-Re: could only be replicated to 0 nodes, instead of 1
Suresh Srinivas 2012-09-04, 17:05
- A datanode is typically kept free with up to 5 free blocks (HDFS block
size) of space.
- Disk space is used by mapreduce jobs to store temporary shuffle spills
also. This is what "dfs.datanode.du.reserved" is used to configure. The
configuration is available in hdfs-site.xml. If you have not configured it
then reserved space is 0. Not only mapreduce, other files also might take
up the disk space.
When these errors are thrown, please send the namenode web UI information.
It has storage related information in the cluster summary.

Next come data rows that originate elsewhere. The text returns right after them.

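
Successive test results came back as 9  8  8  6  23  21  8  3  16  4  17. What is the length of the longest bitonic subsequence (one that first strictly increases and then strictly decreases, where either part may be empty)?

5

inc[i] = longest strictly increasing subsequence ending at i; dec[i] = longest strictly decreasing subsequence starting at i:
i:      1  2  3  4  5  6  7  8  9 10 11
a[i]:   9  8  8  6 23 21  8  3 16  4 17
inc:    1  1  1  1  2  2  2  1  3  2  4
dec:    4  3  3  2  4  3  2  1  2  1  1
Best peak at i=5 (value 23): inc=2, dec=4, length 2+4−1 = 5.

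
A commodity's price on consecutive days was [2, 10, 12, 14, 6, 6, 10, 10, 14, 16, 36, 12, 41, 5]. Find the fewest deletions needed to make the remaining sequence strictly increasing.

7

Fewest deletions = n − (longest strictly increasing subsequence).
Patience tails:
2 → extends → [2]
10 → extends → [2, 10]
12 → extends → [2, 10, 12]
14 → extends → [2, 10, 12, 14]
6 → replaces 10 → [2, 6, 12, 14]
6 → already a tail → [2, 6, 12, 14]
10 → replaces 12 → [2, 6, 10, 14]
10 → already a tail → [2, 6, 10, 14]
14 → already a tail → [2, 6, 10, 14]
16 → extends → [2, 6, 10, 14, 16]
36 → extends → [2, 6, 10, 14, 16, 36]
12 → replaces 14 → [2, 6, 10, 12, 16, 36]
41 → extends → [2, 6, 10, 12, 16, 36, 41]
5 → replaces 6 → [2, 5, 10, 12, 16, 36, 41]
Longest strictly increasing subsequence has length 7, so deletions = 14 − 7 = 7.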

That will help
On Tue, Sep 4, 2012 at 9:41 AM, Keith Wiley <[EMAIL PROTECTED]> wrote:
> I've been running up against the good old fashioned "replicated to 0
> nodes" gremlin quite a bit recently. My system (a set of processes
> interacting with hadoop, and of course hadoop itself) runs for a while (a
> day or so) and then I get plagued with these errors. This is a very simple
> system, a single node running pseudo-distributed. Obviously, the
> replication factor is implicitly 1 and the datanode is the same machine as
> the namenode. None of the typical culprits seem to explain the situation
> and I'm not sure what to do. I'm also not sure how I'm getting around it
> so far. I fiddle desperately for a few hours and things start running
> again, but that's not really a solution...I've tried stopping and
> restarting hdfs, but that doesn't seem to improve things.
> So, to go through the common suspects one by one, as quoted on
> • No DataNode instances being up and running. Action: look at the servers,
> see if the processes are running.
> I can interact with hdfs through the command line (doing directory
> listings for example). Furthermore, I can see that the relevant java
> processes are all running (NameNode, SecondaryNameNode, DataNode,
> JobTracker, TaskTracker).
> • The DataNode instances cannot talk to the server, through networking or
> Hadoop configuration problems. Action: look at the logs of one of the
> Obviously irrelevant in a single-node scenario. Anyway, like I said, I
> can perform basic hdfs listings, I just can't upload new data.
> • Your DataNode instances have no hard disk space in their configured data
> directories. Action: look at the dfs.data.dir list in the node
> configurations, verify that at least one of the directories exists, and is
> writeable by the user running the Hadoop processes. Then look at the logs.
> There's plenty of space, at least 50GB.
> • Your DataNode instances have run out of space. Look at the disk capacity
> via the Namenode web pages. Delete old files. Compress under-used files.
> Buy more disks for existing servers (if there is room), upgrade the
> existing servers to bigger drives, or add some more servers.
> Nope, 50GBs free, I'm only uploading a few KB at a time, maybe a few MB.
> • The reserved space for a DN (as set in dfs.datanode.du.reserved is
> greater than the remaining free space, so the DN thinks it has no free space
> I grepped all the files in the conf directory and couldn't find this
> parameter so I don't really know anything about it. At any rate, it seems
> rather esoteric, I doubt it is related to my problem. Any thoughts on this?
> • You may also get this message due to permissions, eg if JT can not
> create jobtracker.info on startup.
> Meh, like I said, the system basicaslly works...and then stops working.
> The only explanation that would really make sense in that context is
> running out of space...which isn't happening. If this were a permission
> error, or a configuration error, or anything weird like that, then the
> whole system would never get up and running in the first place.
> Why would a properly running hadoop system start exhibiting this error
> without running out of disk space? THAT's the real question on the table
> Any ideas?